Par le Rav David A. PITOUN
Vayakhel
L’ambition
La Torah nous relate les diverses offrandes matérielles offertes par les Béné Israël pour la construction du Mishkan.
Puis vinrent tous les hommes au cœur élevé, aux sentiments généreux, apportant le tribut d’Hashem pour l'œuvre de la Tente d'assignation (Ohel Mo’ed) et pour tout son culte, ainsi que pour les vêtements sacrés (du Cohen Gadol). (Shémot 35-21).
Le RAMBAN précise que pas un seul des Béné Israël n’avait appris les différents métiers relatifs aux travaux du Mishkan. Ils n’avaient pas la moindre expérience professionnelle dans aucun des corps de métier concernés par la construction du Mishkan. Toutes les personnes venues spontanément devant Moshé Rabbenou pour prendre part aux travaux, n’étaient que des gens inspirés par le désir de s’élever dans les voies d’Hashem, prêts à s’engager à réaliser tout travail qui leur sera demandé. Telle est l’explication des termes « les hommes au cœur élevé ».
Selon l’ancien Mashgia’h Rou’hani de la Yéshiva de MIR, le Gaon Rabbi Yérou’ham LEVOWITZ z.ts.l, les propos du RAMBAN servent à comprendre la véritable définition de l’ambition et de l’esprit d’initiative.
Si l’on observe les géants de ce monde, les gens les plus fortunés sont parvenus au sommet de leur réussite seulement grâce à leur prodigieuse ambition.
Une personne sans ambition ne parvient généralement pas à grimper les échelons de la réussite.
A partir de là, une caractéristique flagrante existe chez l’individu:
Celui qui possède de l’ambition, contient également en lui la grandeur.
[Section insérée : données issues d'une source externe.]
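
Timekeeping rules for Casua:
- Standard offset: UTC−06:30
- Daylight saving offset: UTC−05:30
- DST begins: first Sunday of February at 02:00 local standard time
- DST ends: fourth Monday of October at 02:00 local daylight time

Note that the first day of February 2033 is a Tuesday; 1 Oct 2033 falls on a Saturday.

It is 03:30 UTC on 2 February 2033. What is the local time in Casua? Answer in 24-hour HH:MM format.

21:00

1 February 2033 is a Tuesday, so the first Sunday is February 6.
1 October 2033 is a Saturday, so the first Monday is October 3 and the fourth is October 24.
At the standard offset (UTC−06:30), 03:30 UTC − 6h30m = 21:00 Casua standard time (rolling into the previous day, 1 February 2033).
Daylight saving runs 6 February – 24 October; the standard-time date in Casua, 1 February 2033, is outside that window, so Casua is on standard time at UTC−06:30.
03:30 UTC − 6h30m = 21:00 local (rolling into the previous day, 1 February 2033).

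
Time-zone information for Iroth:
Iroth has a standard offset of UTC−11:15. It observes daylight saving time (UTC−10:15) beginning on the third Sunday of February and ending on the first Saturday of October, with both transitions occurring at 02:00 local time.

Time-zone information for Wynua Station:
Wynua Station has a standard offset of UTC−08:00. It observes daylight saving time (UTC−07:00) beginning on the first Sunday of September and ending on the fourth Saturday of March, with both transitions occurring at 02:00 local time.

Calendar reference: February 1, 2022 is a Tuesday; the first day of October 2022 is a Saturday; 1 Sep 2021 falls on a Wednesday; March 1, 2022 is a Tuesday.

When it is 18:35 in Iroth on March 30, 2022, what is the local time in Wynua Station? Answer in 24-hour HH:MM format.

1 February 2022 is a Tuesday, so the first Sunday is February 6 and the third is February 20.
1 October 2022 is a Saturday, so the first Saturday is October 1.
March 30, 2022 falls between 20 February and 1 October, so daylight saving is in effect and Iroth is at UTC−10:15.
18:35 Iroth + 10h15m = 04:50 UTC (rolling into the next day, 31 March 2022).
1 September 2021 is a Wednesday, so the first Sunday is September 5.
1 March 2022 is a Tuesday, so the first Saturday is March 5 and the fourth is March 26.
At the standard offset (UTC−08:00), 04:50 UTC − 8h = 20:50 Wynua Station standard time (rolling into the previous day, 30 March 2022).
Daylight saving runs 5 September 2021 – 26 March 2022; the standard-time date in Wynua Station, March 30, 2022, is outside that window, so Wynua Station is on standard time at UTC−08:00.
04:50 UTC − 8h = 20:50 Wynua Station (rolling into the previous day, 30 March 2022).

20:50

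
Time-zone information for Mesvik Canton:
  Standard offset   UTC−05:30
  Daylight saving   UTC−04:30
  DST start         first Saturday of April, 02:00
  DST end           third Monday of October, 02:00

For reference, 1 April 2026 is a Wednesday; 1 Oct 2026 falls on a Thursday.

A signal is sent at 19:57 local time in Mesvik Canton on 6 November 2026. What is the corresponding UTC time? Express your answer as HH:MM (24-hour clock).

01:27

1 April 2026 is a Wednesday, so the first Saturday is April 4.
1 October 2026 is a Thursday, so the first Monday is October 5 and the third is October 19.
Daylight saving runs 4 April – 19 October; 6 November 2026 is outside that window, so Mesvik Canton is on standard time at UTC−05:30.
19:57 local + 5h30m = 01:27 UTC (rolling into the next day, 7 November 2026).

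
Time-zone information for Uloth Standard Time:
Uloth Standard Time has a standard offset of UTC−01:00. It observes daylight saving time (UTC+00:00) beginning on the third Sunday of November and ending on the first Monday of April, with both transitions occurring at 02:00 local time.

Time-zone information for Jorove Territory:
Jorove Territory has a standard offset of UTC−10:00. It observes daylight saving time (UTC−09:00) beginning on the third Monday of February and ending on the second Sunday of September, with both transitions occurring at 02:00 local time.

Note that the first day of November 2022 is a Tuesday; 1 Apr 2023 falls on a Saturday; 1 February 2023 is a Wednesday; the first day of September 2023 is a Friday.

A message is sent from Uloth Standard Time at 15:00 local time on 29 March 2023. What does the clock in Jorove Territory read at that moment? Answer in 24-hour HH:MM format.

1 November 2022 is a Tuesday, so the first Sunday is November 6 and the third is November 20.
1 April 2023 is a Saturday, so the first Monday is April 3.
29 March 2023 falls between 20 November 2022 and 3 April 2023, so daylight saving is in effect and Uloth Standard Time is at UTC+00:00.
15:00 Uloth Standard Time − 0h = 15:00 UTC.
1 February 2023 is a Wednesday, so the first Monday is February 6 and the third is February 20.
1 September 2023 is a Friday, so the first Sunday is September 3 and the second is September 10.
At the standard offset (UTC−10:00), 15:00 UTC − 10h = 05:00 Jorove Territory standard time.
The standard-time date in Jorove Territory, 29 March 2023, falls between 20 February and 10 September, so daylight saving is in effect and Jorove Territory is at UTC−09:00.
15:00 UTC − 9h = 06:00 Jorove Territory.

06:00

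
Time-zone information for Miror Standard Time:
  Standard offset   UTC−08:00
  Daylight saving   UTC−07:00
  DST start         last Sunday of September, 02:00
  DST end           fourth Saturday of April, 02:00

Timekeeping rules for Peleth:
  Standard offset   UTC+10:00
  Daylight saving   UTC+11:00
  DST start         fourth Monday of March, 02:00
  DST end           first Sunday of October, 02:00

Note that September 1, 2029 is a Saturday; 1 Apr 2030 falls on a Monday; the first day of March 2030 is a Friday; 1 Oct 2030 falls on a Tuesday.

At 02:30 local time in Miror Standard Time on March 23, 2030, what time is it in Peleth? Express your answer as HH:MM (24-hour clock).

1 September 2029 is a Saturday, so Sundays fall on 2, 9, 16, 23, 30; the last is September 30.
1 April 2030 is a Monday, so the first Saturday is April 6 and the fourth is April 27.
Daylight saving runs 30 September 2029 – 27 April 2030; March 23, 2030 is inside that window, so Miror Standard Time is at UTC−07:00.
02:30 Miror Standard Time + 7h = 09:30 UTC.
1 March 2030 is a Friday, so the first Monday is March 4 and the fourth is March 25.
1 October 2030 is a Tuesday, so the first Sunday is October 6.
At the standard offset (UTC+10:00), 09:30 UTC + 10h = 19:30 Peleth standard time.
The standard-time date in Peleth, March 23, 2030, is outside the daylight-saving period (25 March – 6 October), so Peleth is on standard time, UTC+10:00.
09:30 UTC + 10h = 19:30 Peleth.

19:30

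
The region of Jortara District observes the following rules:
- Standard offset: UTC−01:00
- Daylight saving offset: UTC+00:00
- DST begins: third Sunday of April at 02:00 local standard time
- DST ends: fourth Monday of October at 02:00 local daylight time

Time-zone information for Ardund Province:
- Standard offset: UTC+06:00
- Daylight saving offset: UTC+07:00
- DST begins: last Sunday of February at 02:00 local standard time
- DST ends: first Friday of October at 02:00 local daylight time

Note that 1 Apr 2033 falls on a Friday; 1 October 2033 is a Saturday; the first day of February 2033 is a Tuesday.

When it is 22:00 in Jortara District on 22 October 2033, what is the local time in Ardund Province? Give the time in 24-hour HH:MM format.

1 April 2033 is a Friday, so the first Sunday is April 3 and the third is April 17.
1 October 2033 is a Saturday, so the first Monday is October 3 and the fourth is October 24.
22 October 2033 lies within the daylight-saving period (17 April – 24 October), so Jortara District is on daylight time, UTC+00:00.
22:00 Jortara District − 0h = 22:00 UTC.
1 February 2033 is a Tuesday, so Sundays fall on 6, 13, 20, 27; the last is February 27.
1 October 2033 is a Saturday, so the first Friday is October 7.
At the standard offset (UTC+06:00), 22:00 UTC + 6h = 04:00 Ardund Province standard time (rolling into the next day, 23 October 2033).
Daylight saving runs 27 February – 7 October; the standard-time date in Ardund Province, 23 October 2033, is outside that window, so Ardund Province is on standard time at UTC+06:00.
22:00 UTC + 6h = 04:00 Ardund Province (rolling into the next day, 23 October 2033).

04:00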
Une telle personne possède davantage de chances de parvenir au sommet de la réussite si elle escalade la montagne.
Mais celui qui ne possède pas d’ambition, fait partie des faibles et des insignifiants, dont les facultés naturelles leur permettront seulement de rester constamment dans leur faiblesse.
La Torah atteste que ceux qui ont réussis n’étaient pas des « professionnels », mais seulement des gens qui possédaient « un cœur élevé », l’ambition, et qui se sont spontanément engagés à réaliser le travail.
Cette capacité n’était pas celle de quelques personnes de cette génération mais de tout un peuple!
En effet, Moshé Rabbénou se présente au Nom d’Hashem et propose au peuple entier une « affaire » géante et très complexe, une affaire qui exige de devenir « une nation de Cohanim et un peuple saint », une affaire à travers laquelle il faut « s’attacher à Hashem », se délecter d’Hashem et jouir du rayonnement de sa splendeur, une affaire jamais vue au monde ni même essayée ou examinée.
Les Béné Israël, en tant que gens ambitieux, n’ont pas hésité un seul instant!
Ils répondent immédiatement: « Tout ce qu’Hashem dit, nous l’appliquerons ».
Une telle attitude ne peut qu’indiquer la grande largesse de cœur exigée pour une telle ambition!
Ce principe a une source dans les enseignements de nos maitres.
En effet, le roi Salomon dit dans le livre de Mishlé (chap.6):
Paresseux! Va trouver la fourmi, observe ses façons d'agir et deviens sage. Elle n'a ni maitre, ni surveillant, ni supérieur. Elle prépare sa nourriture durant l'été, et elle amasse ses provisions au temps de la moisson!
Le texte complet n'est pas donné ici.